Donald Trump vient de menacer la BBC d’une action en justice pour diffamation, avec une demande de dommages et intérêts d’au moins environ 950 millions d’euros. Découvrez pourquoi.

Donald Trump vient de menacer la BBC d’une action en justice pour diffamation, avec une demande de dommages et intérêts d’au moins 1 milliard de dollars (environ 950 millions d’euros).

Cette menace porte sur un montage jugé trompeur dans un documentaire de la série Panorama diffusé en 2024, qui concernait le discours de Donald Trump du 6 janvier 2021, prononcé avant l’assaut sur le Capitole.

Le documentaire Panorama (un programme d’investigation emblématique de la BBC) a condensé des extraits du discours de plus d’une heure de Donald Trump.

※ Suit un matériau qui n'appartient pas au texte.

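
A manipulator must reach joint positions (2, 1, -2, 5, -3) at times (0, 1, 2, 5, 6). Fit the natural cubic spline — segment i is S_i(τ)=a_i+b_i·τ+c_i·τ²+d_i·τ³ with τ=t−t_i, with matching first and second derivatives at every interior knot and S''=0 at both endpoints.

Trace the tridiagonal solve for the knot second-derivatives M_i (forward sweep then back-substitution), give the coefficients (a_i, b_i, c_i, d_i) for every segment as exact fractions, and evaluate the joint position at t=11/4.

Δ: Δ0=-1, Δ1=-3, Δ2=7/3, Δ3=-8
row 1: diag=4, rhs=-12; c'=1/4, d'=-3
row 2: denom=8−1·1/4=31/4; d'=(32−1·-3)/(31/4)=140/31
row 3: denom=8−3·12/31=212/31; d'=(-62−3·140/31)/(212/31)=-1171/106
back: M3=-1171/106
back: M2=140/31−12/31·-1171/106=466/53
back: M1=-3−1/4·466/53=-551/106
M: M0=0, M1=-551/106, M2=466/53, M3=-1171/106, M4=0
seg 0: a=2, c=M0/2=0, d=(M1−M0)/(6·1)=-551/636, b=Δ0−h0·(2M0+M1)/6=-85/636
seg 1: a=1, c=M1/2=-551/212, d=(M2−M1)/(6·1)=1483/636, b=Δ1−h1·(2M1+M2)/6=-869/318
seg 2: a=-2, c=M2/2=233/53, d=(M3−M2)/(6·3)=-701/636, b=Δ2−h2·(2M2+M3)/6=-595/636
seg 3: a=5, c=M3/2=-1171/212, d=(M4−M3)/(6·1)=1171/636, b=Δ3−h3·(2M3+M4)/6=-1373/318
t_q=11/4 → seg 2, τ=3/4; S=-2+-595/636·τ+233/53·τ²+-701/636·τ³=-9413/13568

  seg 0: a=2 b=-85/636 c=0 d=-551/636
  seg 1: a=1 b=-869/318 c=-551/212 d=1483/636
  seg 2: a=-2 b=-595/636 c=233/53 d=-701/636
  seg 3: a=5 b=-1373/318 c=-1171/212 d=1171/636
S(11/4) = -9413/13568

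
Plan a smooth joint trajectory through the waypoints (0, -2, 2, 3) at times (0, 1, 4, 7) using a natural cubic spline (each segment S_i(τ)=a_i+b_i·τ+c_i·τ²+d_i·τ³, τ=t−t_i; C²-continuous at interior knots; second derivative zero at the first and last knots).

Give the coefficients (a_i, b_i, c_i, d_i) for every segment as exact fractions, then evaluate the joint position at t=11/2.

  seg 0: a=0 b=-217/87 c=0 d=43/87
  seg 1: a=-2 b=-88/87 c=43/29 d=-61/261
  seg 2: a=2 b=137/87 c=-18/29 d=2/29
S(11/2) = 371/116

Δ: Δ0=-2, Δ1=4/3, Δ2=1/3
row 1: diag=8, rhs=20; c'=3/8, d'=5/2
row 2: denom=12−3·3/8=87/8; d'=(-6−3·5/2)/(87/8)=-36/29
back: M2=-36/29
back: M1=5/2−3/8·-36/29=86/29
M: M0=0, M1=86/29, M2=-36/29, M3=0
seg 0: a=0, c=M0/2=0, d=(M1−M0)/(6·1)=43/87, b=Δ0−h0·(2M0+M1)/6=-217/87
seg 1: a=-2, c=M1/2=43/29, d=(M2−M1)/(6·3)=-61/261, b=Δ1−h1·(2M1+M2)/6=-88/87
seg 2: a=2, c=M2/2=-18/29, d=(M3−M2)/(6·3)=2/29, b=Δ2−h2·(2M2+M3)/6=137/87
t_q=11/2 → seg 2, τ=3/2; S=2+137/87·τ+-18/29·τ²+2/29·τ³=371/116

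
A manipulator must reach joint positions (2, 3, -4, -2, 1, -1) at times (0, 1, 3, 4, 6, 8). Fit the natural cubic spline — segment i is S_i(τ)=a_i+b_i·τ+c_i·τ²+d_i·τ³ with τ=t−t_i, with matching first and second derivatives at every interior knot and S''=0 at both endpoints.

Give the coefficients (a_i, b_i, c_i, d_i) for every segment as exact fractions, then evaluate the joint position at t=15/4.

Δ: Δ0=1, Δ1=-7/2, Δ2=2, Δ3=3/2, Δ4=-1
row 1: diag=6, rhs=-27; c'=1/3, d'=-9/2
row 2: denom=6−2·1/3=16/3; d'=(33−2·-9/2)/(16/3)=63/8
row 3: denom=6−1·3/16=93/16; d'=(-3−1·63/8)/(93/16)=-58/31
row 4: denom=8−2·32/93=680/93; d'=(-15−2·-58/31)/(680/93)=-1047/680
back: M4=-1047/680
back: M3=-58/31−32/93·-1047/680=-114/85
back: M2=63/8−3/16·-114/85=2763/340
back: M1=-9/2−1/3·2763/340=-2451/340
M: M0=0, M1=-2451/340, M2=2763/340, M3=-114/85, M4=-1047/680, M5=0
seg 0: a=2, c=M0/2=0, d=(M1−M0)/(6·1)=-817/680, b=Δ0−h0·(2M0+M1)/6=1497/680
seg 1: a=3, c=M1/2=-2451/680, d=(M2−M1)/(6·2)=869/680, b=Δ1−h1·(2M1+M2)/6=-477/340
seg 2: a=-4, c=M2/2=2763/680, d=(M3−M2)/(6·1)=-1073/680, b=Δ2−h2·(2M2+M3)/6=-33/68
seg 3: a=-2, c=M3/2=-57/85, d=(M4−M3)/(6·2)=-9/544, b=Δ3−h3·(2M3+M4)/6=1977/680
seg 4: a=1, c=M4/2=-1047/1360, d=(M5−M4)/(6·2)=349/2720, b=Δ4−h4·(2M4+M5)/6=9/340
t_q=15/4 → seg 2, τ=3/4; S=-4+-33/68·τ+2763/680·τ²+-1073/680·τ³=-119423/43520

  seg 0: a=2 b=1497/680 c=0 d=-817/680
  seg 1: a=3 b=-477/340 c=-2451/680 d=869/680
  seg 2: a=-4 b=-33/68 c=2763/680 d=-1073/680
  seg 3: a=-2 b=1977/680 c=-57/85 d=-9/544
  seg 4: a=1 b=9/340 c=-1047/1360 d=349/2720
S(15/4) = -119423/43520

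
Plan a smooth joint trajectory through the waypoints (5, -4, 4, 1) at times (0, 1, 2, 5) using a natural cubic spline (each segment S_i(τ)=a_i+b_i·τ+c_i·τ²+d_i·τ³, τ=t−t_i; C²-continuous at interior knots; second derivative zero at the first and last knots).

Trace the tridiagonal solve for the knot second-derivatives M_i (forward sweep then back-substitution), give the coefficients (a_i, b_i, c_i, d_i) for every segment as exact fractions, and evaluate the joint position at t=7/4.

  seg 0: a=5 b=-424/31 c=0 d=145/31
  seg 1: a=-4 b=11/31 c=435/31 d=-198/31
  seg 2: a=4 b=287/31 c=-159/31 d=53/93
S(7/4) = 1453/992

Δ: Δ0=-9, Δ1=8, Δ2=-1
row 1: diag=4, rhs=102; c'=1/4, d'=51/2
row 2: denom=8−1·1/4=31/4; d'=(-54−1·51/2)/(31/4)=-318/31
back: M2=-318/31
back: M1=51/2−1/4·-318/31=870/31
M: M0=0, M1=870/31, M2=-318/31, M3=0
seg 0: a=5, c=M0/2=0, d=(M1−M0)/(6·1)=145/31, b=Δ0−h0·(2M0+M1)/6=-424/31
seg 1: a=-4, c=M1/2=435/31, d=(M2−M1)/(6·1)=-198/31, b=Δ1−h1·(2M1+M2)/6=11/31
seg 2: a=4, c=M2/2=-159/31, d=(M3−M2)/(6·3)=53/93, b=Δ2−h2·(2M2+M3)/6=287/31
t_q=7/4 → seg 1, τ=3/4; S=-4+11/31·τ+435/31·τ²+-198/31·τ³=1453/992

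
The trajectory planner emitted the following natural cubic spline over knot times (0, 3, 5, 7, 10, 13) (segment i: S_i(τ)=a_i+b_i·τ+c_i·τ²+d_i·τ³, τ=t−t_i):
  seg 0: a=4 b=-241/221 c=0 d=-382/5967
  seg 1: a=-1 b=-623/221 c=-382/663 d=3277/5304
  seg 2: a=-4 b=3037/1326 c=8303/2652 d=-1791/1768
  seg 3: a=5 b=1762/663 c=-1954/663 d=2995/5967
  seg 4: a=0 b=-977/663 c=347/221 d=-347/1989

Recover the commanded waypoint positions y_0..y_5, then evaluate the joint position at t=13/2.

y_0=4 y_1=-1 y_2=-4 y_3=5 y_4=0 y_5=5
S(13/2) = 43295/14144

y_0 = S_0(0) = a_0 = 4
y_1 = S_1(0) = a_1 = -1
y_2 = S_2(0) = a_2 = -4
y_3 = S_3(0) = a_3 = 5
y_4 = S_4(0) = a_4 = 0
y_5 = S_4(3) = 5
t_q=13/2 is in segment 2 (τ=3/2); S_2(τ)=43295/14144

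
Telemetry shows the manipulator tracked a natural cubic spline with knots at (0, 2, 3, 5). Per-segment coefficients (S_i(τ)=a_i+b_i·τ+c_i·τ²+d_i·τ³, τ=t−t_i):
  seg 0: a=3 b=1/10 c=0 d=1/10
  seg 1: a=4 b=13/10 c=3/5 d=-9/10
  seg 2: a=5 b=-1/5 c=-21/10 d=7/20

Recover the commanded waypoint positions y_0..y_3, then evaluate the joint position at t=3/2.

y_0=3 y_1=4 y_2=5 y_3=-1
S(3/2) = 279/80

y_0 = S_0(0) = a_0 = 3
y_1 = S_1(0) = a_1 = 4
y_2 = S_2(0) = a_2 = 5
y_3 = S_2(2) = -1
t_q=3/2 is in segment 0 (τ=3/2); S_0(τ)=279/80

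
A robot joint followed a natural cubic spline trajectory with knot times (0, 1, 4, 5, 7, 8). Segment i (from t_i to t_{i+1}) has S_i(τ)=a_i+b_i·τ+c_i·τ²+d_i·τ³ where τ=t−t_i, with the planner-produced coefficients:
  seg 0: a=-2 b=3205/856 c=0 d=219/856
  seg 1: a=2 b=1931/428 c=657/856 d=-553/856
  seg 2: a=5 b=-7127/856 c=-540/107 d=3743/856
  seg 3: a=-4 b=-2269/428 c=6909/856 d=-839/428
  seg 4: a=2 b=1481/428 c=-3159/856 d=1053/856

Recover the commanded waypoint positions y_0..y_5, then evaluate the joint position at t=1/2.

y_0 = S_0(0) = a_0 = -2
y_1 = S_1(0) = a_1 = 2
y_2 = S_2(0) = a_2 = 5
y_3 = S_3(0) = a_3 = -4
y_4 = S_4(0) = a_4 = 2
y_5 = S_4(1) = 3
t_q=1/2 is in segment 0 (τ=1/2); S_0(τ)=-657/6848

y_0=-2 y_1=2 y_2=5 y_3=-4 y_4=2 y_5=3
S(1/2) = -657/6848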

Selon les critiques, dont l’équipe de Trump, l’édition a omis le passage où il appelait ses partisans à manifester de manière pacifique et patriotique, tout en juxtaposant d’autres phrases pour suggérer une incitation directe à la violence.

La BBC a défendu son choix en expliquant qu’il s’agissait d’un format condensé pour illustrer les événements de la journée, sans intention de tromper.

Cependant, cette affaire a éclaté au grand jour récemment, contribuant à une crise interne majeure au sein de la BBC.

La lettre, envoyée hier par l’avocat de Trump, Alejandro Brito, au président de la BBC Samir Shah et à la directrice juridique Sarah Jones, exige une rétractation immédiate et complète du documentaire et des excuses publiques aussi visibles que les diffamations originales.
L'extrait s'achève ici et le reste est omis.